Все шло по плану. Почти сразу за входом валялось с отсутствующим видом с дюжину молодых людей. Все заволокло клубами дыма, от которого у меня закружилась голова. Под ногами валялись следы буйной вечеринки: банки, одежда, тараканы, шприцы… ну, сами знаете. Копы налетели на ребят в черных балахонах, без особого труда повязали их и потащили на улицу, в поджидающий «воронок». На это ушло никак не больше полутора минут.
Мы с Майклом двинулись дальше, пробираясь между штабелями ящиков и контейнеров. Мёрфи, Руди и Малон не отставали от нас. Я приоткрыл дверь в задней стене и осторожно заглянул внутрь.
Я увидел круг из черных, дымящих свечей, коленопреклоненную, всю в крови и перьях фигуру рядом и наводящий ужас, сгорбленный силуэт внутри.
– Вот черт, – шепнул я, поворачиваясь к Майклу. – Демон здесь, с ним.
Рыцарь молча кивнул и отстегнул пряжку, удерживавшую меч в ножнах.
Я вытащил из кармана ветровки куклу. Это была обыкновенная пластмассовая фигурка Кена, раздетая и не совсем уж точная с точки зрения анатомии, но должна была сойти и такая. К голове куклы я старательно примотал скотчем единственный волосок, найденный криминалистами на месте последнего убийства, и я нарядил Кена так, как обычно выглядят занимающиеся черной магией: что-то с перевернутыми пентаграммами, немного перьев и крови (последнюю я выжал из несчастной мышки, которую поймал Мистер).
– Мёрфи, – прошипел я. – Ты совершенно уверена насчет этого волоса? Он точно Кравоса? – если это было бы не так, кукла не нанесла бы чернокнижнику ни малейшего вреда… ну, разве что я ткнул бы ею ему в глаз.
– Мы почти уверены, – шепнула она. – Нет, точно.
– Почти уверены. Класс, – однако я опустился на колени, очертил один круг мелом вокруг себя, а второй – вокруг Кена, и прошептал слова заклятья.

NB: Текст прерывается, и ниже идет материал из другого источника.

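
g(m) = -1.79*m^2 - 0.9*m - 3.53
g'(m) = -3.58*m - 0.9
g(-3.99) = -28.44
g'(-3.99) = 13.38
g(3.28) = -25.74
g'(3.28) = -12.64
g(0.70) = -5.04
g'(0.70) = -3.41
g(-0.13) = -3.44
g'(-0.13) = -0.43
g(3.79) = -32.65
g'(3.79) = -14.47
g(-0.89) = -4.15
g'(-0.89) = 2.29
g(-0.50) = -3.53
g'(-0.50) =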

Волос, и правда, оказался Кравоса. Он ощутил заклятье за пару секунд до того, как оно окончательно и бесповоротно лишило бы его силы – и за эти оставшиеся секунды он усилием воли и взмахом руки разорвал круг, высвобождая демона, и визгливым от ярости голосом послал его в атаку.
Демон – клубящаяся тьма, тени и горящие красные глаза – прыгнул на нас. Майкл шагнул в дверь и выхватил «Амораккиус», ярко засиявший в этой темноте.

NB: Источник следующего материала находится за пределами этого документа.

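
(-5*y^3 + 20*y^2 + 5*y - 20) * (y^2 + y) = -5*y^5 + 15*y^4 + 25*y^3 - 15*y^2 - 20*y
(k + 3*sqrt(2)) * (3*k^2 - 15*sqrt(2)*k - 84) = 3*k^3 - 6*sqrt(2)*k^2 - 174*k - 252*sqrt(2)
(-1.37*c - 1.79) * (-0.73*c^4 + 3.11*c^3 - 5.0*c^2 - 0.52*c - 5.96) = 1.0001*c^5 - 2.954*c^4 + 1.2831*c^3 + 9.6624*c^2 + 9.096*c + 10.6684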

В реальной жизни я завершил заклятие, лишившее Кравоса всех его сил, Майкл изрубил демона в капусту, Кравос бросился наутек, но Малон – с довольно большого расстояния – разрядил свой дробовик точно в ноги этому типу, так что мы взяли его окровавленным, но живым. Мёрфи выбила нож из рук чернокнижника, и поле боя осталось за хорошими парнями.
В моем сне все пошло совсем по-другому.
Я почувствовал, что смыкавшееся уже вокруг Кравоса заклятье начинает расползаться. Только что он находился в паутине, которую я ткал вокруг него, а секундой спустя он просто исчез, а лишенное опоры заклятье рушилось под собственным весом.
Майкл вскрикнул. Я поднял взгляд и увидел, как его подняли высоко в воздух. Меч беспомощно метался в сгустках темноты и теней. Темные руки с кошмарными, неправдоподобно длинными пальцами, схватили Майкла за голову, закрыв его лицо. Последовал рывок, влажный, липкий треск, и обезглавленное тело рыцаря дернулось и обмякло. «Амораккиус»разом погас. Демон испустил пронзительный, закладывающий уши визг и отшвырнул тело в сторону.
Мёрфи с криком швырнула в демона банку святой воды. Жидкость вспыхнула ослепительным серебром, соприкоснувшись с клубящейся чернотой – с демоном. Чудище повернулось к нам. Взмах лапы – и Мёрфи отшатнулась назад, широко раскрыв глаза от потрясения, когда чудовищные когти, вспоров кевларовый жилет, куртку, кожу, вонзились ей в живот. Кровь брызнула фонтаном, и она, негромко охнув, скрючилась, пытаясь обеими руками зажать зияющую рану.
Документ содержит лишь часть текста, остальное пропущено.